Original Air Date: July 27, 2007 Rerun Dates: July 9, 2015; July 21, 2014; July 12, 2013; July 20, 2011

Laura and her daughter Katie took a long walk in Port Wing, Wisconsin.

Duration: 4′12″

Transcript

There’s something about mid-summer that makes me feel rich and content. I don’t know if it derives from dense foliage, ripening fruits, gardens coming to fruition, baby birds whispering in every hedge, or just the high numbers registering on thermometers and hygrometers, proving beyond a shadow of a doubt that for a time each year even north country has something of a tropical feel.

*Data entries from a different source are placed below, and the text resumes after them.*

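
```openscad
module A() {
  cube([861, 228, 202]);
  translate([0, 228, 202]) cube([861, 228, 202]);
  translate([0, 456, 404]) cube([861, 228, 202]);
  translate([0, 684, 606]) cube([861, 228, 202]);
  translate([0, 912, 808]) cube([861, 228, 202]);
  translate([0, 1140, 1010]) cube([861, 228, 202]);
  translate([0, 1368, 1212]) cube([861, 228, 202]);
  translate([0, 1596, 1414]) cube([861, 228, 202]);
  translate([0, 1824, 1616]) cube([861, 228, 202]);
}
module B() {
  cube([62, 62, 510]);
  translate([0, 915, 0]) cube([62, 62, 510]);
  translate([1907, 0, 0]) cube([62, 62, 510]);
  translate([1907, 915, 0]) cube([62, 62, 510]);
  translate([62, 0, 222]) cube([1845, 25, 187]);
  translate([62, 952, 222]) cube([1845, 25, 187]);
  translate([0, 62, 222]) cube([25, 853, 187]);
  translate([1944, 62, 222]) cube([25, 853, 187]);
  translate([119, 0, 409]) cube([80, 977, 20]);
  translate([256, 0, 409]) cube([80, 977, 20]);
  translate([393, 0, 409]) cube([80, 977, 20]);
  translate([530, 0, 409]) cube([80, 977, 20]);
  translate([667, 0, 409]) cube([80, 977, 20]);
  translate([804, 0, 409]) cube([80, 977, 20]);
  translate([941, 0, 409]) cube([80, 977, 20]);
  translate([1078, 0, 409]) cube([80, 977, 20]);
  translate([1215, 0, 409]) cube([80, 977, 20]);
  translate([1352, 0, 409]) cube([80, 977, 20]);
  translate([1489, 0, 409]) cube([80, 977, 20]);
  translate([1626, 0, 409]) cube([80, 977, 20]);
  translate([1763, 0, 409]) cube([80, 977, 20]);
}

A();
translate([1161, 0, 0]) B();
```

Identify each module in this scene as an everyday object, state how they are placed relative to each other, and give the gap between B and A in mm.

A is a staircase. B is a bed frame. The bed frame is on the floor beside the staircase on its +x side. The gap between the bed frame and the staircase is 300 mm.

The bed frame's nearest face is 300 mm from the staircase's +x face.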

Of course, feeling rich and content can be confused with feeling swollen and indolent, which is also the order of the day when those thermometers are climbing in mid-summer. I spent some time in Port Wing, Wisconsin this week, and took a nice long hike with my daughter. We got an early start—we were on our way before 6 am—but already I was on the warmer side of comfortable. A beautiful fog hung over the pasture just beyond my mother-in-law’s place, a somewhat ominous indication that the day would be humid. I knew I’d hear at least a few bird songs, and sure enough several Sedge Wrens were singing away. But overall I was surprised with how few birds were making sounds—the only warblers who sang at all were Common Yellowthroats and one rather pitiful Black-throated Green. Robert Frost wrote a lovely poem about one warbler, the Ovenbird, which usually sings persistently longer into summer than most birds. Robert Frost said that the question it asked in all but words is what to make of a diminished thing, but even this bird had stopped singing.

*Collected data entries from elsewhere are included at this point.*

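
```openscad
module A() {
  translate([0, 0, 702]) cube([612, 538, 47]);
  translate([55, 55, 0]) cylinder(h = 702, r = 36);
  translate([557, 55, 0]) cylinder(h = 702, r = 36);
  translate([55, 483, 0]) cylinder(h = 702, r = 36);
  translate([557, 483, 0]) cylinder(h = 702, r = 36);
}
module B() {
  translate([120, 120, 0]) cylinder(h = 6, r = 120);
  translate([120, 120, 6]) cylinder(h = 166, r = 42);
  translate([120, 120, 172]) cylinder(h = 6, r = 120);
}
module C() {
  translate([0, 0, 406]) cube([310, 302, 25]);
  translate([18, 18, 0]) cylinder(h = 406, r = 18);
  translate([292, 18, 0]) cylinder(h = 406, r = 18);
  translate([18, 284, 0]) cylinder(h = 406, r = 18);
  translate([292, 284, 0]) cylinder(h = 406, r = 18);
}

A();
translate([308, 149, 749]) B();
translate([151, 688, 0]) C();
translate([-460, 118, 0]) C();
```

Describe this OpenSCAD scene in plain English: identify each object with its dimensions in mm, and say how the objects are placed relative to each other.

A is a table with a 612×538 mm rectangular top, 47 mm thick, top surface at z = 749 mm, supported by four round legs of 72 mm diameter, each leg's bounding box inset 19 mm from the nearest pair of top edges, running from the floor.

B is a spool: two coaxial disc flanges of radius 120 mm and thickness 6 mm, joined by a core cylinder of radius 42 mm and height 166 mm. The lower flange rests on z = 0 and the three cylinders share a vertical axis.

C is a four-legged stool. The seat is 310×302 mm, 25 mm thick, top at z = 431 mm. It stands on four round legs, each 36 mm in diameter, from z = 0 to the seat underside, each leg's axis is inset half a diameter from the nearest pair of seat edges (so the leg's bounding box is flush with the corner).

The spool is on top of the table. Two stools sit around the table at the +y, −x sides.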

Why have birds stopped singing so soon? Partly it’s just the way birds lose interest in song as they devote more and more time to keeping track of their fledglings. Once baby birds start flying, they want to go places and check out the wide, wide world—with the family wandering, there’s no need to defend a territory, which is one of the primary functions of birdsong. And once this year’s babies are raised, there’s no need to attract a mate anymore. Avian sex organs shrink to virtually nothing after the breeding season, since it’s just excess baggage when they fly. And as song grows less important, we hear less and less of it as summer progresses.

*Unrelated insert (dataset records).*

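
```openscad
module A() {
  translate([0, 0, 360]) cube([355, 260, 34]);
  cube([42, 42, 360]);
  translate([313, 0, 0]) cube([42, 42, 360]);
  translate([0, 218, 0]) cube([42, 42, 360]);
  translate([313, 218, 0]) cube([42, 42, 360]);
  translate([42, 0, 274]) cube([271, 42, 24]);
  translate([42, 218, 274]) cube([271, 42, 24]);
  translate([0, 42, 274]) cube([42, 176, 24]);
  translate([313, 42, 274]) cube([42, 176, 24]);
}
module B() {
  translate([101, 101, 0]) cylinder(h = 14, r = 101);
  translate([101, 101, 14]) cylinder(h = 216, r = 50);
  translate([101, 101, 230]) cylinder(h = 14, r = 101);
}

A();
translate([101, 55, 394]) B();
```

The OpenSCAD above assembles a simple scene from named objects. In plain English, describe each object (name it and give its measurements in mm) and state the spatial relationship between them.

A is a simple wooden stool: a rectangular seat 355 mm (x) by 260 mm (y), 34 mm thick, top face at z = 394 mm, on four square legs, each 42×42 mm in cross-section. The legs rest on z = 0, each flush with a corner of the seat. Four stretchers, 42 mm wide and 24 mm tall, connect adjacent legs with their undersides at z = 274 mm, each running between the inner faces of the legs it joins and aligned with the legs' outer faces on the other axis.

B is a spool: two coaxial disc flanges of radius 101 mm and thickness 14 mm, joined by a core cylinder of radius 50 mm and height 216 mm. The lower flange rests on z = 0 and the three cylinders share a vertical axis.

The spool is on top of the stool.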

This year’s drought has probably hastened the end of the singing season, since birds stressed from heat and lack of water don’t have the extra time to spend singing and otherwise goofing off. When they get overheated, they spend their time indolently sitting about, just like us. So on my walk with Katie, the main sounds we heard were occasional little whispers of baby birds. As the sun climbed higher, the heat grew more oppressive, exacerbated by the large numbers of deer flies that were giving the birds some respite by focusing on the humans passing by. Somehow it’s just not all that fun walking and swatting at flies in the heat and humidity. But we did come upon a colony of Cliff Swallows at the beach which gave me a nice photo op and a good reason to head on home, to sit in my cool house editing photos. I ended the day feeling both rich and content AND swollen and indolent. And that’s what summer’s all about.